Ah, da war ja das erhoffte Kabel. Aber auf welchen Knopf sollte ich nun drücken? Egal, die Zeit drängte, also drückte ich einfach auf beide. Kurze Zeit später öffnete jemand die Zimmertür.
„Schwester, ich … ich müsste mal wohin.“, stotterte ich. Es ist grässlich, mit einem Menschen zu reden, ohne ihn sehen zu können. Vielleicht drehte ich meinen Kopf ja in eine ganz falsche Richtung!
„Ich verstehe“, antwortete eine männliche Stimme. „Dann hole ich mal den Schieber.“
„Den was bitte?“ Panik stieg in mir hoch. Dieser Mann wollte mich doch wohl nicht zur Toilette begleiten!
„Die Bettpfanne.“ Diesmal klang die Stimme amüsiert. „Schließlich hast du ein Gipsbein, einen Kopfverband und außerdem einen Tropf an deinem linken Arm. Darum hat die Oberschwester bestimmt, dass du erst mal auf den Schieber gehst. Ich bin übrigens Marek und absolviere hier ein freiwilliges soziales Jahr.“ Ich hörte Schritte, dann Geklapper unter meinem Bett. Das war wirklich zu viel!
„Holen Sie die Schwester! Ich will keinen Schieber oder wie das Ding heißt. Und schon gar nicht von Ihnen!“ Es klapperte wieder.
„Schon gut“, brummte Marek gutmütig. „Ich versteh dich ja. Schwester Anna hat bestimmt Zeit für dich.“
Zwei Minuten später war Schwester Anna da. „Hallo Jana!“ Die Stimme klang fröhlich und Vertrauen erweckend. „Es tut mir Leid, aber an dem Schieber kommst du heute nicht vorbei. Also: Hose runter und Hintern hoch!“ Widerspruch war zwecklos, also fügte ich mich meinem grausamen Schicksal.
„Da du jetzt ja wieder wach bist, kannst du deine Medikamente auch schlucken. Also können wir den Tropf bald abnehmen. Morgen will Doktor Faust dein Bein noch mal röntgen. Vielleicht bekommst du dann einen Gehgips oder zumindest Krücken. Dann hast du den Schieber schnell vergessen.“
„Na, Gott sei Dank!“, seufzte ich. „Und der Kopfverband? Kann der morgen auch ab? Es ist furchtbar, nichts zu sehen. Ich weiß ja gar nicht wie spät es ist, noch nicht einmal, welche Tageszeit wir haben.“
„Es ist zehn Uhr abends. Morgen früh um sieben gibt es Frühstück, um acht hast du einen Termin bei Doktor Faust. Mit ihm kannst du deine weitere Behandlung besprechen. Hast du jetzt vielleicht noch einen Wunsch? Möchtest du etwas essen oder trinken?“
„Ich möchte gerne etwas zu trinken haben, wenn Ihnen das nicht zu viel Mühe macht.“ Zu blöd, wenn man gar nichts selber machen kann!
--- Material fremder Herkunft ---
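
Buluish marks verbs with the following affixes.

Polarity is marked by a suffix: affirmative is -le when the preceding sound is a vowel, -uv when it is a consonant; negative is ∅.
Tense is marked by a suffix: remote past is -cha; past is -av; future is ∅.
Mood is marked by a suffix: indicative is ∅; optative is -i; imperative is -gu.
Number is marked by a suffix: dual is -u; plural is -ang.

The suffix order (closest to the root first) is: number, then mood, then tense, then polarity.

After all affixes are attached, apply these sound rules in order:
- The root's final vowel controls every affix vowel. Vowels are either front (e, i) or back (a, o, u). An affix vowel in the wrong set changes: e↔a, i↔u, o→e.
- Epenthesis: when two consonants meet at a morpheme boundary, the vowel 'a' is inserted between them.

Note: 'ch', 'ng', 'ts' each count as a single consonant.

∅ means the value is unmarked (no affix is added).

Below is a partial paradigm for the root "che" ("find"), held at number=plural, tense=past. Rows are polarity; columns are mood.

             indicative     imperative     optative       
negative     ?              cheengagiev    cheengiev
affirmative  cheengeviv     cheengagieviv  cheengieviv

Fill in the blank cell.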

Ich hasse es, andere Menschen um Hilfe zu bitten.
„Wasser oder Apfelsaft?“ „Wasser bitte.“ Ich hörte das Zischen der Kohlensäure, als Schwester Anna eine frische Wasserflasche öffnete, dann das typische gluckernde Geräusch beim Eingießen. Schwester Anna drückte mir das Glas in die Hand.
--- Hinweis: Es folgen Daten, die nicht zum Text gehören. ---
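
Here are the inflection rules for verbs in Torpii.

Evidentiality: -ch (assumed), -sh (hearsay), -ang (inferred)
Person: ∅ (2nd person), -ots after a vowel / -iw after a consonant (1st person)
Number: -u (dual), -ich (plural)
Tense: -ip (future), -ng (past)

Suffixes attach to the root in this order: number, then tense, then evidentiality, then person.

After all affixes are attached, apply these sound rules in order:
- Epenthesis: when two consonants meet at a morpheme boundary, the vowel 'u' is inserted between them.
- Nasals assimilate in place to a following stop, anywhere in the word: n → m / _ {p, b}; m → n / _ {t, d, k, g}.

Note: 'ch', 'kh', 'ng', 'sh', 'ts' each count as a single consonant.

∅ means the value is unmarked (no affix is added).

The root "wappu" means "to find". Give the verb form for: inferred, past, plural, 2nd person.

Attach number plural -ich → wappuich.
Attach tense past -ng → wappuichng.
Attach evidentiality inferred -ang → wappuichngang.
person = 2nd person: zero marking, form stays wappuichngang.
Apply epenthesis: wappuichngang → wappuichungang.
Nasal assimilation: no change.

wappuichungang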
„Vorsichtig, es ist etwa dreiviertel voll.“ „Danke.“ Ich hob das Glas an meine Lippen und kippte es vorsichtig. Mist! Jetzt hatte ich trotzdem etwas verschüttet.
„Macht nichts“, tröstete Schwester Anna. „Ist ja nur Wasser. Das passiert oft.“ Schnell hatte sie meine Bettdecke trocken getupft und war wieder verschwunden.
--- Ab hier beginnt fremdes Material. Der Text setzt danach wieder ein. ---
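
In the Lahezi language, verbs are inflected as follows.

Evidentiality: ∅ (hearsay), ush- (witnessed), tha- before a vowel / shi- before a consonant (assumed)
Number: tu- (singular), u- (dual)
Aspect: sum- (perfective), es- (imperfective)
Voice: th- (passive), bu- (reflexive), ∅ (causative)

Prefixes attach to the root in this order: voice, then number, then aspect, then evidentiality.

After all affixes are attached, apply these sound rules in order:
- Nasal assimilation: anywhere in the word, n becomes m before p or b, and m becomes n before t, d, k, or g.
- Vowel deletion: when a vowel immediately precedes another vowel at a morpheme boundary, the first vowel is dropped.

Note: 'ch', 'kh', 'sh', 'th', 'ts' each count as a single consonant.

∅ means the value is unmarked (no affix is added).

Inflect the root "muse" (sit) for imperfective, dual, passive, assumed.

Attach voice passive th- → thmuse.
Attach number dual u- → uthmuse.
Attach aspect imperfective es- → esuthmuse.
Attach evidentiality assumed tha- (before vowel 'e') → thaesuthmuse.
Nasal assimilation: no change.
Apply vowel deletion: thaesuthmuse → thesuthmuse.

thesuthmuse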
„Frühstück ist da!“ Die Zeit war schnell vergangen. Ich hatte das Gefühl, gerade erst eingeschlafen zu sein. „Guten Morgen, Jana. Mein Name ist Verena. Ich bin Lernschwester hier und soll dir beim Frühstück helfen. Wenn du magst, können wir uns einfach duzen.“ Ich nickte nur.
„Das Gesieze nervt mich manchmal und wir beide sind im gleichen Alter. So. Hier sind ein Vollkornbrötchen und eine Scheibe Graubrot, dazu Salami, Schnittkäse, Marmelade und Honig. Ach ja, ein gekochtes Ei habe ich auch noch für dich. Womit möchtest du anfangen?“
„Ich hab gar nicht so viel Hunger. Das Brötchen reicht mir.“ Ich versuchte, mich bequem hinzusetzen.
„Warte mal.“ Verena kam mir zu Hilfe und drückte mir ein kleines Plastikteil in die Hand. „Mit diesem Schalter kannst du das Rückenteil deines Bettes verstellen. Probier selber mal aus, wie du am bequemsten sitzen kannst.“ Ich drückte auf den Knopf. Es ging abwärts. Ich drückte den Kippschalter in die andere Richtung.